Cavalleri initially got the idea some years ago while at Stanford University after he became fascinated with the idea that you could identify past human migration by looking at the male-only part of the genome, the Y chromosome.

“With DNA you can really go deep into the past to learn where your ancestors came from,” said Dr. Cavalleri. No doubt, with the ever expanding Irish diaspora around the globe there will be an increasingly large pool of people who will want to trace their genealogical origins.

While delivering completed genomes was overwhelmingly expensive decades ago, the prices have since fallen making it simpler to create genomes in order to track ancestry.  With the completion of about 20,000 genomes so far by labs around the world and has thus opened up the possibility of direct Y chromosome comparisons between individuals and groups.

 “Up until recently we might have had a genetic signature for the northwest of Ireland collectively as being Irish. What has happened since is we can split up the Irish type. The higher resolution comes from the sequencing of the human genome.”

“We look for markers and see what they are telling us,” he says. “A marker is part of the DNA that is different between people. Those differences arise with each generation.”

While most an individual’s genome is made of a mixture of the mother’s and father’s DNA, the Y-Chromosome in males does not mix in a substantial way. Cavalleri likens it to the Olympic torch as individual runners carry it from city to city on the way to the games, with each carrier leaving a mark on the torch. The Torch essentially remains the same, only slightly altered.

“By looking at those spelling changes you get a sense of how those people have moved. After all, we are part of one big pedigree,” said Dr. Cavalleri.

The Y-Chromosome, however, is unique to males. Female lines can be traced via mitochondrial DNA that is only passed along by female lineages. Similarly, women can co-opt either a brother’s or a father’s DNA to show the ancestry, according to Dr. Cavalleri.
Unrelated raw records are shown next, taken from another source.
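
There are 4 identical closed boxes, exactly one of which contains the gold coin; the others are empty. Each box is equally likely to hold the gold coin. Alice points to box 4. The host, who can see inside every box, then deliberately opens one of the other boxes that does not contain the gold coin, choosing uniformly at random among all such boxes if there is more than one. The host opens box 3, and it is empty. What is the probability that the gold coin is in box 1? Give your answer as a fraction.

Condition on the true location of the gold coin.
If it is in either of boxes 1 and 2 (prior 1/4 each): the host has 2 equally likely choices, so probability 1/2; weight (1/4)·(1/2) = 1/8 each.
If it is in box 3 (prior 1/4): the host opened box 3, so this case is ruled out; weight (1/4)·0 = 0.
If it is in box 4 (prior 1/4): the host has 3 equally likely choices, so probability 1/3; weight (1/4)·(1/3) = 1/12.
The weights sum to 1/3.
So P(the gold coin in box 1 | the host opened box 3) = (1/8) / (1/3) = 3/8.

3/8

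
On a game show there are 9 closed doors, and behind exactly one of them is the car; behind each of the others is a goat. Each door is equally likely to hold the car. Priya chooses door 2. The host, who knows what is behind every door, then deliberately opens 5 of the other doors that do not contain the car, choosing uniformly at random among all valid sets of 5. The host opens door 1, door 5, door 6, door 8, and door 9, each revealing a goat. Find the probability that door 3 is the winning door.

Condition on the true location of the car.
If it is behind any of doors 1, 5, 6, 8, and 9 (prior 1/9 each): that door was opened and seen not to hold the prize — ruled out; weight (1/9)·0 = 0 each.
If it is behind door 2 (prior 1/9): the host has 56 equally likely choices, so probability 1/56; weight (1/9)·(1/56) = 1/504.
If it is behind any of doors 3, 4, and 7 (prior 1/9 each): the host has 21 equally likely choices, so probability 1/21; weight (1/9)·(1/21) = 1/189 each.
The weights sum to 1/56.
So P(the car behind door 3 | the host opened door 1, door 5, door 6, door 8, and door 9) = (1/189) / (1/56) = 8/27.

8/27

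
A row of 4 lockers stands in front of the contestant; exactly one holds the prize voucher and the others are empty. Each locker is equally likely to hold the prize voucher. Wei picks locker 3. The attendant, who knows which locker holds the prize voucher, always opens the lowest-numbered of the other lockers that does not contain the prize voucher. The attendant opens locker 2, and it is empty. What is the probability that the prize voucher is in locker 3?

0

Consider each possible location of the prize voucher in turn.
If it is in locker 1 (prior 1/4): locker 2 is the lowest-numbered option available, probability 1; weight (1/4)·1 = 1/4.
If it is in locker 2 (prior 1/4): the attendant opened locker 2, so this case is ruled out; weight (1/4)·0 = 0.
If it is in either of lockers 3 and 4 (prior 1/4 each): the attendant would have opened locker 1 instead, probability 0; weight (1/4)·0 = 0 each.
The weights sum to 1/4.
So P(the prize voucher in locker 3 | the attendant opened locker 2) = 0 / (1/4) = 0.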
Surprisingly, the price isn’t to do so isn’t astronomical. €250 to analyse both the Y chromosome and mitochondrial DNA and €210 for either one or the other.

Dr. Cavalleri insists that the data retrieved is kept private. “The data is all stored separately on a server, it is not shared with anyone,” he says. “It is only used for ancestry. It is not used for any medical purposes. It is only used to study the history of Ireland and Scotland.”